Elle raconte avec honnêteté les à côtés de son métier et ses confidences, souvent insolites, suscitent la sympathie. Elle connaît le sujet sur le bout des ongles puisque, en parcourant plus de 12 millions de kilomètres, elle a fait plus de 300 fois le tour de la terre, à 10 000 mètres d’altitude. C’est donc une experte et elle mentionne aussi ce qui a changé au fil du temps, par exemple la préoccupation écologique en terme de pilotage.
Bien entendu on apprend plein de détails plus ou moins utiles à connaître et on se régale d’anecdotes accumulées en dix ans. On est étonné par tout ce qui peut se dérouler en plein vol, un accouchement comme un concert improvisé, un transfert policier sous escorte, ou encore un coup de foudre (p. 111).

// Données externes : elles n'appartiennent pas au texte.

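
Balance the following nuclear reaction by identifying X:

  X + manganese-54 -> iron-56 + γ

deuteron

Conserve mass number: A + 54 = 56 + 0, so A = 2.
Conserve atomic number: Z + 25 = 26 + 0, so Z = 1.
A = 2 and Z = 1 is hydrogen-2 — a deuteron.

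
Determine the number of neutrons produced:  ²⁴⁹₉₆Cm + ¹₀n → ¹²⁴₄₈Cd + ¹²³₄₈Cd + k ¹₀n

Conserve mass number: 250 = 124 + 123 + k, so k = 250 − 247 = 3.
Check atomic number: 96 = 48 + 48 + 0 = 96. ✓

3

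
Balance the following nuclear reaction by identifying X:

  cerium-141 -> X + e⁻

Conserve mass number: 141 = A + 0, so A = 141.
Conserve atomic number: 58 = Z − 1, so Z = 59.
Z = 59 is praseodymium, so the species is praseodymium-141.

Pr-141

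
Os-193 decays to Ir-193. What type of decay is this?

beta-minus decay

ΔA = 193 − 193 = 0; ΔZ = 77 − 76 = +1.
A is unchanged and Z rises by 1 — a neutron has become a proton (β⁻ decay).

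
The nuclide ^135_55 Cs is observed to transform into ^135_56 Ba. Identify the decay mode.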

Des moments heureux comme des instants tragiques ou comiques.
Les chiffres sont impressionnants pour la néophyte que je suis : Air France compte 11 843 hôtesses ou stewards et il peut y avoir dans le "tube" (surnom de l'appareil) jusqu’à 22 employés sur l’Airbus A 380. Cet appareil compte 516 sièges sur 2 niveaux avec 5 niveaux de classe : première classe, business, la première économie et l’économie. Je n'en imaginais pas tant. Et pourtant j'ai voyagé à bord de cet avion pour me rendre au Mexique. C'est une anecdote personnelle mais étant considéré qu'il faut faire de l'exercice pour éviter le risque de thrombose, le plus grave en altitude (p. 199) j'aime particulièrement cet avion qui permet de longues déambulations et même de grimper un escalier.
Question santé, elle recommande en conséquence de boire un litre d’eau par tranche de 3 heures, ce qui est énorme pour un long courrier d’une douzaine d’heures. Elle rappelle que consommer de l’alcool n’est pas une bonne idée puisqu’il déshydrate, ce qui est d’autant plus gênant en vol que le sécheresse est un des inconvénients contre lequel il faut lutter, par exemple en usant (aussi) d’une crème hydratante. Le taux d'humidité en cabine est de 20% contre au moins 70% au sol (p. 120).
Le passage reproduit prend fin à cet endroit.